In response to a question about the state’s use of mostly palm trees at interstate highway interchanges, Dr. Koeser responded he has worked with the Florida Department of Transportation on its tree maintenance efforts, but was not involved in the initial establishment of their roadside plantings.
“There is a balance that needs to be struck between design aesthetics and diversity,” he stated in an email. “As we continue our efforts we will continue to reach out to landscape architects to show them the risks associated with the continued use of large blocks of the same species.
“This dependence on a small subset of trees is largely driven by market forces, public policy and a lack of familiarity surrounding underused tree species,” Dr.
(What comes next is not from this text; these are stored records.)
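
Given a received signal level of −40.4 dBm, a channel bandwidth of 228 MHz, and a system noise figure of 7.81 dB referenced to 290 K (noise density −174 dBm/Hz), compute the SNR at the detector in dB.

Noise floor: N = −174 + 10 log₁₀(B) + NF
10 log₁₀(2.28×10⁸) = 83.58 dB
N = −174 + 83.58 + 7.81 = −82.61 dBm
SNR = P_sig − N = −40.4 − (−82.61) = 42.21 dB → 42.2 dB

42.2 dB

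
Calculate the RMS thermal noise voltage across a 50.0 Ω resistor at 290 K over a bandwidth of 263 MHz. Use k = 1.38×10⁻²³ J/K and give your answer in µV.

V_n = √(4kTRB)
4kTRB = 4 × 1.38×10⁻²³ × 290 × 5.00×10¹ × 2.63×10⁸ = 2.11×10⁻¹⁰ V²
V_n = √(2.11×10⁻¹⁰) = 1.45×10⁻⁵ V = 14.5 µV

14.5 µV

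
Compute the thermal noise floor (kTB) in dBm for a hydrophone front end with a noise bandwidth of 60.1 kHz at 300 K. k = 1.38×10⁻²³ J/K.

−126.0 dBm

P_n = kTB = 1.38×10⁻²³ × 300 × 6.01×10⁴ = 2.49×10⁻¹⁶ W
In dBm: 10 log₁₀(2.49×10⁻¹⁶ / 10⁻³) = −126.0 dBm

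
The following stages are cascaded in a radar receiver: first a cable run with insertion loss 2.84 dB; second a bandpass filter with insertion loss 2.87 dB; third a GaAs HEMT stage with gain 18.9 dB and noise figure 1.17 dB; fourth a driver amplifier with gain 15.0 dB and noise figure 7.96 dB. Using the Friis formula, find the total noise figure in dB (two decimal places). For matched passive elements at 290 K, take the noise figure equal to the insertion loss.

Convert to linear (a loss of L dB is a gain of −L dB): F_i = 10^(NF_i/10), G_i = 10^(G_i,dB/10)
  Stage 1: F_1 = 10^(2.84/10) = 1.923, G_1 = 10^(−2.84/10) = 0.5200
  Stage 2: F_2 = 10^(2.87/10) = 1.936, G_2 = 10^(−2.87/10) = 0.5164
  Stage 3: F_3 = 10^(1.17/10) = 1.309, G_3 = 10^(18.9/10) = 77.62
  Stage 4: F_4 = 10^(7.96/10) = 6.252, G_4 = 10^(15.0/10) = 31.62
Friis cascade:
  F = 1.923 + (1.936 − 1)/0.5200 + (1.309 − 1)/0.2685 + (6.252 − 1)/20.84 = 5.127
NF = 10 log₁₀(5.127) = 7.10 dB

7.10 dB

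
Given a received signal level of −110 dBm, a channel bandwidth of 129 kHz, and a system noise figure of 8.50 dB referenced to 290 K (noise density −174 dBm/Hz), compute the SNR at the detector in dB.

4.4 dB

Noise floor: N = −174 + 10 log₁₀(B) + NF
10 log₁₀(1.29×10⁵) = 51.11 dB
N = −174 + 51.11 + 8.50 = −114.39 dBm
SNR = P_sig − N = −110 − (−114.39) = 4.39 dB → 4.4 dB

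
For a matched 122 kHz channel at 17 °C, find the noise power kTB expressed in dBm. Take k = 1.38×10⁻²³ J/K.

−123.1 dBm

T = 17 °C + 273.15 = 290.15 K
P_n = kTB = 1.38×10⁻²³ × 290.15 × 1.22×10⁵ = 4.88×10⁻¹⁶ W
In dBm: 10 log₁₀(4.88×10⁻¹⁶ / 10⁻³) = −123.1 dBm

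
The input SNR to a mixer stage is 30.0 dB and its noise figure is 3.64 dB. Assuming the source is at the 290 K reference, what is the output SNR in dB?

26.36 dB

By definition F = SNR_in/SNR_out, so in dB: SNR_out = SNR_in − NF
SNR_out = 30.0 − 3.64 = 26.36 dB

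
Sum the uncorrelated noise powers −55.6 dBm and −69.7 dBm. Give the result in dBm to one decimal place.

−55.4 dBm

Convert to linear, add, convert back:
P₁ = 2.75×10⁻⁹ W, P₂ = 1.07×10⁻¹⁰ W
P_tot = 2.86×10⁻⁹ W → 10 log₁₀(P_tot / 10⁻³) = −55.4 dBm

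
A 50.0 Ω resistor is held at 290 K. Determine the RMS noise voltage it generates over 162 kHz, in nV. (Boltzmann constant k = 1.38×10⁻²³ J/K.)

360 nV

V_n = √(4kTRB)
4kTRB = 4 × 1.38×10⁻²³ × 290 × 5.00×10¹ × 1.62×10⁵ = 1.30×10⁻¹³ V²
V_n = √(1.30×10⁻¹³) = 3.60×10⁻⁷ V = 360 nV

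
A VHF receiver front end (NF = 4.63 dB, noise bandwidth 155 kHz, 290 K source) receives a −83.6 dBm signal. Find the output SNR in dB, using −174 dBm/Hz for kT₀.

33.9 dB

Noise floor: N = −174 + 10 log₁₀(B) + NF
10 log₁₀(1.55×10⁵) = 51.9 dB
N = −174 + 51.9 + 4.63 = −117.47 dBm
SNR = P_sig − N = −83.6 − (−117.47) = 33.87 dB → 33.9 dB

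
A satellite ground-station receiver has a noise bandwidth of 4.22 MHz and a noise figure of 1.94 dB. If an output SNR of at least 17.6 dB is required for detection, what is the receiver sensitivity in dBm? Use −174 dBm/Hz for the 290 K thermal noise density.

Sensitivity = −174 + 10 log₁₀(B) + NF + SNR_min
= −174 + 66.25 + 1.94 + 17.6
= −88.21 dBm → −88.2 dBm

−88.2 dBm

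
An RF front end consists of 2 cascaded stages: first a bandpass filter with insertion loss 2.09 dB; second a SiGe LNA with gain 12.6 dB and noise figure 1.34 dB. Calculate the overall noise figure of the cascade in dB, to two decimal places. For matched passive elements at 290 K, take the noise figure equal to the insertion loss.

Convert to linear (a loss of L dB is a gain of −L dB): F_i = 10^(NF_i/10), G_i = 10^(G_i,dB/10)
  Stage 1: F_1 = 10^(2.09/10) = 1.618, G_1 = 10^(−2.09/10) = 0.6180
  Stage 2: F_2 = 10^(1.34/10) = 1.361, G_2 = 10^(12.6/10) = 18.20
Friis cascade:
  F = 1.618 + (1.361 − 1)/0.6180 = 2.203
NF = 10 log₁₀(2.203) = 3.43 dB

3.43 dB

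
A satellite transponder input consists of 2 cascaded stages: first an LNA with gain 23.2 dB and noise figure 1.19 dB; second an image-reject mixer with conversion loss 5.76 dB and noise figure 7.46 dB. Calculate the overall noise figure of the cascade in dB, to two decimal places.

Convert to linear (a loss of L dB is a gain of −L dB): F_i = 10^(NF_i/10), G_i = 10^(G_i,dB/10)
  Stage 1: F_1 = 10^(1.19/10) = 1.315, G_1 = 10^(23.2/10) = 208.9
  Stage 2: F_2 = 10^(7.46/10) = 5.572, G_2 = 10^(−5.76/10) = 0.2655
Friis cascade:
  F = 1.315 + (5.572 − 1)/208.9 = 1.337
NF = 10 log₁₀(1.337) = 1.26 dB

1.26 dB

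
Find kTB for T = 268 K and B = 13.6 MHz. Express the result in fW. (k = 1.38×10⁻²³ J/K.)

P_n = kTB = 1.38×10⁻²³ × 268 × 1.36×10⁷ = 5.03×10⁻¹⁴ W = 50.3 fW

50.3 fW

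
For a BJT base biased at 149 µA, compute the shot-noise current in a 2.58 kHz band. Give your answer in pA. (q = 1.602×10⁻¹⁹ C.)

351 pA

I_n = √(2qI·B)
2qI·B = 2 × 1.602×10⁻¹⁹ × 1.49×10⁻⁴ × 2.58×10³ = 1.23×10⁻¹⁹ A²
I_n = √(1.23×10⁻¹⁹) = 3.51×10⁻¹⁰ A = 351 pA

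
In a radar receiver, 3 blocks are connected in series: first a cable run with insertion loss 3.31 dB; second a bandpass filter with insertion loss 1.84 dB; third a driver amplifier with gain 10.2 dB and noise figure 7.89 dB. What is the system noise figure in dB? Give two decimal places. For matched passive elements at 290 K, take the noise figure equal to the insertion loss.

Convert to linear (a loss of L dB is a gain of −L dB): F_i = 10^(NF_i/10), G_i = 10^(G_i,dB/10)
  Stage 1: F_1 = 10^(3.31/10) = 2.143, G_1 = 10^(−3.31/10) = 0.4667
  Stage 2: F_2 = 10^(1.84/10) = 1.528, G_2 = 10^(−1.84/10) = 0.6546
  Stage 3: F_3 = 10^(7.89/10) = 6.152, G_3 = 10^(10.2/10) = 10.47
Friis cascade:
  F = 2.143 + (1.528 − 1)/0.4667 + (6.152 − 1)/0.3055 = 20.14
NF = 10 log₁₀(20.14) = 13.04 dB

13.04 dB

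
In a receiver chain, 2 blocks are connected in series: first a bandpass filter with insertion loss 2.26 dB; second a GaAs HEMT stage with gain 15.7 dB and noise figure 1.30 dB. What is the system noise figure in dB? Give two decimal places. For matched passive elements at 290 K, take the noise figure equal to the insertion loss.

Convert to linear (a loss of L dB is a gain of −L dB): F_i = 10^(NF_i/10), G_i = 10^(G_i,dB/10)
  Stage 1: F_1 = 10^(2.26/10) = 1.683, G_1 = 10^(−2.26/10) = 0.5943
  Stage 2: F_2 = 10^(1.30/10) = 1.349, G_2 = 10^(15.7/10) = 37.15
Friis cascade:
  F = 1.683 + (1.349 − 1)/0.5943 = 2.270
NF = 10 log₁₀(2.270) = 3.56 dB

3.56 dB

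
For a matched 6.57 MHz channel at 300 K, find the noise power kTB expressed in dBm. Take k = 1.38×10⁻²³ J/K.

−105.7 dBm

P_n = kTB = 1.38×10⁻²³ × 300 × 6.57×10⁶ = 2.72×10⁻¹⁴ W
In dBm: 10 log₁₀(2.72×10⁻¹⁴ / 10⁻³) = −105.7 dBm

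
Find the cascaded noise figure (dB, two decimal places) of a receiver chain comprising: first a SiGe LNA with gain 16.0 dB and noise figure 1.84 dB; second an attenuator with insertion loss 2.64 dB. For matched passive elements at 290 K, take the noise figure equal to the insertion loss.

1.90 dB

Convert to linear (a loss of L dB is a gain of −L dB): F_i = 10^(NF_i/10), G_i = 10^(G_i,dB/10)
  Stage 1: F_1 = 10^(1.84/10) = 1.528, G_1 = 10^(16.0/10) = 39.81
  Stage 2: F_2 = 10^(2.64/10) = 1.837, G_2 = 10^(−2.64/10) = 0.5445
Friis cascade:
  F = 1.528 + (1.837 − 1)/39.81 = 1.549
NF = 10 log₁₀(1.549) = 1.90 dB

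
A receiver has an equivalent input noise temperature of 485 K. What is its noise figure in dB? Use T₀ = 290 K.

4.27 dB

F = 1 + T_e/T₀ = 1 + 485/290 = 2.67241
NF = 10 log₁₀(2.67241) = 4.27 dB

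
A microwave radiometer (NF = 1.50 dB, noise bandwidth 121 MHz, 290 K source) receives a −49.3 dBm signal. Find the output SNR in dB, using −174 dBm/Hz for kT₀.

Noise floor: N = −174 + 10 log₁₀(B) + NF
10 log₁₀(1.21×10⁸) = 80.83 dB
N = −174 + 80.83 + 1.50 = −91.67 dBm
SNR = P_sig − N = −49.3 − (−91.67) = 42.37 dB → 42.4 dB

42.4 dB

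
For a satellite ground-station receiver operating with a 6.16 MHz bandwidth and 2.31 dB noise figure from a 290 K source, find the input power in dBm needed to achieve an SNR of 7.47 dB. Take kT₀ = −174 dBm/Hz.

−96.3 dBm

Sensitivity = −174 + 10 log₁₀(B) + NF + SNR_min
= −174 + 67.9 + 2.31 + 7.47
= −96.32 dBm → −96.3 dBm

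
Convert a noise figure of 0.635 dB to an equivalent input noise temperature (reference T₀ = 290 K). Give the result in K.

F = 10^(0.635/10) = 1.15744
T_e = (F − 1)·T₀ = (1.15744 − 1) × 290 = 45.7 K

45.7 K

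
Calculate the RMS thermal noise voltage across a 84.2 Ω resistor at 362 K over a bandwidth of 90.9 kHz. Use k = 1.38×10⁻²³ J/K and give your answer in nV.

391 nV

V_n = √(4kTRB)
4kTRB = 4 × 1.38×10⁻²³ × 362 × 8.42×10¹ × 9.09×10⁴ = 1.53×10⁻¹³ V²
V_n = √(1.53×10⁻¹³) = 3.91×10⁻⁷ V = 391 nV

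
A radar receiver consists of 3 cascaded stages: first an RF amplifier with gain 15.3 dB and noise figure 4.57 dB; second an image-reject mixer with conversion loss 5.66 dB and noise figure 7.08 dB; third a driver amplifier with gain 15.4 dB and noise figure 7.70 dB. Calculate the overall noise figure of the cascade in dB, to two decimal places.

Convert to linear (a loss of L dB is a gain of −L dB): F_i = 10^(NF_i/10), G_i = 10^(G_i,dB/10)
  Stage 1: F_1 = 10^(4.57/10) = 2.864, G_1 = 10^(15.3/10) = 33.88
  Stage 2: F_2 = 10^(7.08/10) = 5.105, G_2 = 10^(−5.66/10) = 0.2716
  Stage 3: F_3 = 10^(7.70/10) = 5.888, G_3 = 10^(15.4/10) = 34.67
Friis cascade:
  F = 2.864 + (5.105 − 1)/33.88 + (5.888 − 1)/9.204 = 3.516
NF = 10 log₁₀(3.516) = 5.46 dB

5.46 dB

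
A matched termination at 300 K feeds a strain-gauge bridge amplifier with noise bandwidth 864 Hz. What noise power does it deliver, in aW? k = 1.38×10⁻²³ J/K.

P_n = kTB = 1.38×10⁻²³ × 300 × 8.64×10² = 3.58×10⁻¹⁸ W = 3.58 aW

3.58 aW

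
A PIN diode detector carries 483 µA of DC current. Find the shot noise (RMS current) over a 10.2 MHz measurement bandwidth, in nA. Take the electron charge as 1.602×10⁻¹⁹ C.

I_n = √(2qI·B)
2qI·B = 2 × 1.602×10⁻¹⁹ × 4.83×10⁻⁴ × 1.02×10⁷ = 1.58×10⁻¹⁵ A²
I_n = √(1.58×10⁻¹⁵) = 3.97×10⁻⁸ A = 39.7 nA

39.7 nA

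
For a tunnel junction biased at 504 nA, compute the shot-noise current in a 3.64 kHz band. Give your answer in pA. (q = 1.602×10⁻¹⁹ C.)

24.2 pA

I_n = √(2qI·B)
2qI·B = 2 × 1.602×10⁻¹⁹ × 5.04×10⁻⁷ × 3.64×10³ = 5.88×10⁻²² A²
I_n = √(5.88×10⁻²²) = 2.42×10⁻¹¹ A = 24.2 pA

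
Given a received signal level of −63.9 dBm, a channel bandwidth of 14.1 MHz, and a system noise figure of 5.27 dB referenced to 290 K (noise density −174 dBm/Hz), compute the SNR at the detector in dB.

Noise floor: N = −174 + 10 log₁₀(B) + NF
10 log₁₀(1.41×10⁷) = 71.49 dB
N = −174 + 71.49 + 5.27 = −97.24 dBm
SNR = P_sig − N = −63.9 − (−97.24) = 33.34 dB → 33.3 dB

33.3 dB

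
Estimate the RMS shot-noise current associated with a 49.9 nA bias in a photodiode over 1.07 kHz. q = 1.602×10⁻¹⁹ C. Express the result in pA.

I_n = √(2qI·B)
2qI·B = 2 × 1.602×10⁻¹⁹ × 4.99×10⁻⁸ × 1.07×10³ = 1.71×10⁻²³ A²
I_n = √(1.71×10⁻²³) = 4.14×10⁻¹² A = 4.14 pA

4.14 pA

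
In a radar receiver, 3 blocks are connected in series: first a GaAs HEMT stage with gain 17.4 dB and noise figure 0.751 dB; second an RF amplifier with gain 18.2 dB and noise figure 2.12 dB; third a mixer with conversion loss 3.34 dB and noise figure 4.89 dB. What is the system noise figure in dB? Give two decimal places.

0.79 dB

Convert to linear (a loss of L dB is a gain of −L dB): F_i = 10^(NF_i/10), G_i = 10^(G_i,dB/10)
  Stage 1: F_1 = 10^(0.751/10) = 1.189, G_1 = 10^(17.4/10) = 54.95
  Stage 2: F_2 = 10^(2.12/10) = 1.629, G_2 = 10^(18.2/10) = 66.07
  Stage 3: F_3 = 10^(4.89/10) = 3.083, G_3 = 10^(−3.34/10) = 0.4634
Friis cascade:
  F = 1.189 + (1.629 − 1)/54.95 + (3.083 − 1)/3631 = 1.201
NF = 10 log₁₀(1.201) = 0.79 dB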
Koeser stated in the release. “This often results in tree loss and reductions in the air filtering and shading services they provide.”
Other losses include:
•Removing trees. With tree loss can come loss of canopy, which translates to an increase in problems like urban heat island effect as well as stormwater flooding.
•Reduced access to greenspace, which is necessary for human health and wellbeing.
To bring different kinds of tree species to cities, Dr. Koeser and a colleague from Iowa State University are working with a $50,000 US Department of Agriculture grant to learn how urban areas across the country use various tree species.
dr Koeser and Grant Thompson, an assistant professor at Iowa State, along with a set of national collaborators, are conducting focus groups. Also, they’re interviewing tree growers, landscape architects, urban foresters, governmental authorities and representatives of government and nonprofit organizations from across the United States.